Electrostatic discharges and their effect on the validity of registered values in intracranial pressure monitors

Morten Andresen, Marianne Juhler & Ole C. Thomsen

The idea for this work originated with clinical observations at our department, in which unphysiological ICP values without proper correlation with the patients’ clinical condition, called into question the accuracy of registered ICP values.

This work is a part of our fruitful collaboration with the Department of Electrical Engineering at the Technical University of Denmark.


Intracranial pressure (ICP) monitoring is used extensively in clinical practice, and as such, the accuracy of registered ICP values is paramount. Clinical observations of nonphysiological changes in ICP have called into question the accuracy of registered ICP values. Subsequently, the authors have tried to determine if the ICP monitors from major manufacturers were affected by electrostatic discharges (ESDs), if the changes were permanent or transient in nature, and if the changes were modified by the addition of different electrical appliances normally used in the neurointensive care unit environment.


The authors established a test setup in the neurointensive care unit using a large container filled with isotonic saline, creating a phantom patient. Intracranial pressure monitors were sequentially lowered into the container and subjected to a predefined test battery of ESDs.

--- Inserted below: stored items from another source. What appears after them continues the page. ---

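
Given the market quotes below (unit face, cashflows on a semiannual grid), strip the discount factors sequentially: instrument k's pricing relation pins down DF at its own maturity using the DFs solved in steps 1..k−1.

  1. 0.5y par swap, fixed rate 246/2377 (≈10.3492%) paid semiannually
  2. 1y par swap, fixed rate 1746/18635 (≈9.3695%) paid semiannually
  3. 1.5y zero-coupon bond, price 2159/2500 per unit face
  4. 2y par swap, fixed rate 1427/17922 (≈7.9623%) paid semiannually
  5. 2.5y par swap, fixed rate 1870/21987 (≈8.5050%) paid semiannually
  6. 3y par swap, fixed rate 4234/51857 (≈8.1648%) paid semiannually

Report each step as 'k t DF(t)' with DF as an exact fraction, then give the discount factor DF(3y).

step 1 [0.5y] swap r/2=123/2377: DF=(1 − 123/2377·(0))/(1+123/2377) = 2377/2500 ≈ 0.950800
step 2 [1y] swap r/2=873/18635: DF=(1 − 873/18635·(0.950800))/(1+873/18635) = 9127/10000 ≈ 0.912700
step 3 [1.5y] zero: DF = P = 2159/2500 ≈ 0.863600
step 4 [2y] swap r/2=1427/35844: DF=(1 − 1427/35844·(0.950800+0.912700+0.863600))/(1+1427/35844) = 8573/10000 ≈ 0.857300
step 5 [2.5y] swap r/2=935/21987: DF=(1 − 935/21987·(0.950800+0.912700+0.863600+0.857300))/(1+935/21987) = 813/1000 ≈ 0.813000
step 6 [3y] swap r/2=2117/51857: DF=(1 − 2117/51857·(0.950800+0.912700+0.863600+0.857300+0.813000))/(1+2117/51857) = 7883/10000 ≈ 0.788300

1 1/2 2377/2500
2 1 9127/10000
3 3/2 2159/2500
4 2 8573/10000
5 5/2 813/1000
6 3 7883/10000
DF(3y) = 7883/10000 ≈ 0.788300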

Five pressure monitors from 4 manufacturers were evaluated. Three monitors containing electrical circuitry at the tip of the transducer were all affected by ESDs. Clinically significant permanent changes in the reported ICP values for 1 pressure monitor were observed, as well as temporary deflections for 2 other monitors. The monitors had different levels of sensitivity to discharges at low voltages.


These results explain some of the sudden shifts in ICP noted in the clinical setting. However, a clear deflection pattern related to the addition of electrical appliances was not found. The authors recommend instituting policies for reducing the risk of subjecting patients to ESDs in the neurointensive care unit setting.